Disney Interactive reported its annual results for the fiscal year ending October 2 this week, with losses down 21% to $234 million. Revenue for the fiscal year was up 7% to $761 million. Disney credits the rise in revenue to increase subscription revenue from its Club Penguin virtual world and brisk sales of video games based on Toy Story 3. Cost reduction also played a part in the improved results. The company shifted away from retail titles packaged with accessories in fiscal 2009 toward a focus on catalog titles in fiscal 2010.
Disney’s $763.2 million purchase of social game developer Playdom was partially included in fourth quarter results for fiscal 2010. Despite the purchase of Playdom, Disney Interactive posted only a $104 million loss in the fourth quarter, which is down 9% from Q4 2009. Revenues for Q4 2010 were $188 million, up 20% from Q4 2009. In August, Disney said that it received a record high of 36 million visitors to its Disney.com portal.

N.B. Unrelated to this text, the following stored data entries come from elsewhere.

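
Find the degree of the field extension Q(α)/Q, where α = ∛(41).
[Q(α):Q] = 3

The minimal polynomial of α is x^3 - 41, irreducible over Q since 41 is not a perfect cube (so x^3 - 41 has no rational root). Hence [Q(α):Q] = deg(m_α) = 3.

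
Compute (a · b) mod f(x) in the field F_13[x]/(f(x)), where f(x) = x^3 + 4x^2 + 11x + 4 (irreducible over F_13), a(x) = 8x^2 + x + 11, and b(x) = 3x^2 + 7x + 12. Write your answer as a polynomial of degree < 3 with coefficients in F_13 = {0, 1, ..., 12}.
a · b ≡ 7x^2 + 10x + 7 (mod f(x))

Multiply in F_13[x]: a(x)·b(x) = (8x^2 + x + 11)·(3x^2 + 7x + 12) = 11x^4 + 7x^3 + 6x^2 + 11x + 2. This has degree ≥ 3, so divide by f(x) over F_13: 11x^4 + 7x^3 + 6x^2 + 11x + 2 = (11x + 2)·(x^3 + 4x^2 + 11x + 4) + (7x^2 + 10x + 7). Hence a·b ≡ 7x^2 + 10x + 7 (mod f). (F_13[x]/(f) is a field with 13^3 = 2197 elements since f is irreducible of degree 3.)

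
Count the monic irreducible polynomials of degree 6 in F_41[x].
There are 791672280 monic irreducible polynomials of degree 6 over F_41

Each element of F_{41^6} that lies in no proper subfield is a root of exactly one monic irreducible of degree 6 over F_41, and each such polynomial has 6 distinct roots in F_{41^6}. By Möbius inversion the count is N_41(6) = (1/6) Σ_{d|6} μ(6/d) · 41^d = (1/6)(μ(6)·41^1 + μ(3)·41^2 + μ(2)·41^3 + μ(1)·41^6) = 4750033680/6 = 791672280.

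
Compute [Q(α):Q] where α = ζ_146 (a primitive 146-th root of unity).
[Q(α):Q] = 72

The minimal polynomial of ζ_146 over Q is the 146-th cyclotomic polynomial Φ_146(x), which is irreducible over Q and has degree φ(146) = 72. Hence [Q(α):Q] = φ(146) = 72.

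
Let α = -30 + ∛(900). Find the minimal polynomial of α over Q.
m_α(x) = x^3 + 90x^2 + 2700x + 26100

Set β = α + 30 = ∛(900), so β^3 = 900. Then (α + 30)^3 - 900 = 0, i.e. α is a root of g(x) = (x + 30)^3 - 900 = x^3 + 90x^2 + 2700x + 26100. Since g(x) = h(x + 30) where h(x) = x^3 - 900, and h is irreducible over Q (because 900 is not a perfect cube, so h has no rational root, and a monic cubic with no rational root is irreducible), g is also irreducible (irreducibility is preserved under the substitution x → x + 30). Hence m_α(x) = x^3 + 90x^2 + 2700x + 26100.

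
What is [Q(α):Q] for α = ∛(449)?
[Q(α):Q] = 3

The minimal polynomial of α is x^3 - 449, irreducible over Q since 449 is not a perfect cube (so x^3 - 449 has no rational root). Hence [Q(α):Q] = deg(m_α) = 3.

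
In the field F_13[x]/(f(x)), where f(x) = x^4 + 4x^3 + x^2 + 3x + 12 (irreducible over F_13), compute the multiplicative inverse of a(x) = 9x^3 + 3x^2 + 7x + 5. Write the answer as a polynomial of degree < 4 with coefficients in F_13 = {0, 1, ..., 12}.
a(x)^(-1) ≡ x^2 + 6x + 9 (mod f(x))

Since f is irreducible over F_13, F_13[x]/(f) is a field and a(x) ≠ 0 has an inverse. Apply the extended Euclidean algorithm to f(x) and a(x) in F_13[x]: f(x) = (3x + 11)·a(x) + (12x^2 + 2x + 9);  a(x) = (4x + 5)·(12x^2 + 2x + 9) + (12). The last nonzero remainder is the constant 12 = gcd(f, a) in F_13. Back-substituting through the division chain expresses 12 = s(x)·a(x) + t(x)·f(x) with s(x) ≡ 12x^2 + 7x + 4 (mod f), so (12x^2 + 7x + 4)·a(x) ≡ 12 (mod f). Multiplying by 12^(-1) ≡ 12 in F_13 gives a(x)^(-1) ≡ 12·(12x^2 + 7x + 4) ≡ x^2 + 6x + 9 (mod f). Check: (9x^3 + 3x^2 + 7x + 5)·(x^2 + 6x + 9) = 9x^5 + 5x^4 + 2x^3 + 9x^2 + 2x + 6 ≡ 1 (mod x^4 + 4x^3 + x^2 + 3x + 12).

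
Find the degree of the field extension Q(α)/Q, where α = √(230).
[Q(α):Q] = 2

[Q(α):Q] equals the degree of the minimal polynomial of α. Here α^2 = 230 and x^2 - 230 is irreducible (d = 230 is squarefree, ≠ 1, hence not a square), so deg(m_α) = 2. Thus [Q(α):Q] = 2.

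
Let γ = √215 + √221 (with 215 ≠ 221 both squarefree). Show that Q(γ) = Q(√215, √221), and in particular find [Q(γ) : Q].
[Q(γ) : Q] = 4 (equivalently, Q(γ) = Q(√215, √221))

Obviously Q(γ) ⊆ Q(√215, √221), and [Q(√215, √221):Q] = 4 (since 215, 221 are distinct squarefree integers > 1 with 47515 not a perfect square). To show equality we compute the minimal polynomial of γ. From γ = √215 + √221: γ^2 = 215 + 2√(47515) + 221 = 436 + 2√(47515), so γ^2 - 436 = 2√(47515); squaring, (γ^2 - 436)^2 = 4·47515, i.e. γ^4 - 872γ^2 + 190096 - 190060 = 0, i.e. γ^4 - 872γ^2 + 36 = 0. So γ is a root of x^4 - 872x^2 + 36. This polynomial is irreducible over Q: it has no rational root (each ±√215 ± √221 is irrational), and any factorization into two quadratics over Q would force √(47515) ∈ Q (pairing opposite roots) or √215, √221 ∈ Q (other pairings), all impossible. Hence [Q(γ):Q] = 4 = [Q(√215, √221):Q], so Q(γ) = Q(√215, √221).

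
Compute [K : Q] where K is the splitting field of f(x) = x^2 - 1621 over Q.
[K : Q] = 2

f(x) = x^2 - 1621 factors as (x - √1621)(x + √1621). The splitting field is K = Q(√1621). Since 1621 is squarefree and > 1, it is not a perfect square, so x^2 - 1621 is irreducible over Q and [Q(√1621) : Q] = 2. Hence [K : Q] = 2.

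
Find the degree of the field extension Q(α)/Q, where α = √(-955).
[Q(α):Q] = 2

[Q(α):Q] equals the degree of the minimal polynomial of α. Here α^2 = -955 and x^2 + 955 is irreducible (d = -955 is squarefree, ≠ 1, hence not a square), so deg(m_α) = 2. Thus [Q(α):Q] = 2.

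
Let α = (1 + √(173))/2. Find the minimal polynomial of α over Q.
m_α(x) = x^2 - x - 43

From 2α - 1 = √(173), squaring gives (2α - 1)^2 = 173, i.e. 4α^2 - 4α + 1 = 173, so α^2 - α + (1 - 173)/4 = 0. Since 173 ≡ 1 (mod 4), (1 - 173)/4 = -43 ∈ Z. The polynomial x^2 - x - 43 has discriminant 1 - 4·(-43) = 173, which is not a perfect square in Q (d = 173 is squarefree and ≠ 1), so x^2 - x - 43 is irreducible over Q. It is the minimal polynomial of α.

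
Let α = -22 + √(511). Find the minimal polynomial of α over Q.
m_α(x) = x^2 + 44x - 27

From α + 22 = √(511), squaring gives (α + 22)^2 = 511, i.e. α^2 + 44α + 484 = 511, so α^2 + 44α - 27 = 0. The discriminant of x^2 + 44x - 27 is (44)^2 - 4·(-27) = 1936 + 108 = 2044, and 4·(511) is not a perfect square in Q since 511 is squarefree and ≠ 1. Hence x^2 + 44x - 27 is irreducible over Q and is the minimal polynomial of α.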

Disney attributes this to the success of Club Penguin, Toontown Online, and its mobile gaming apps.
Disney as a whole saw revenue up 5% to $38 billion for the fiscal year. Net income for the fiscal year was up 20% to $4 billion. Going forward, Disney intends to invest less in console games and more in what CEO Bob Iger calls a “multiplatform” strategy that includes mobile apps and social games. Iger cites this repositioning as part of the rationale behind naming former Playdom CEO John Pleasants head of the games-oriented half of the Disney Interactive group.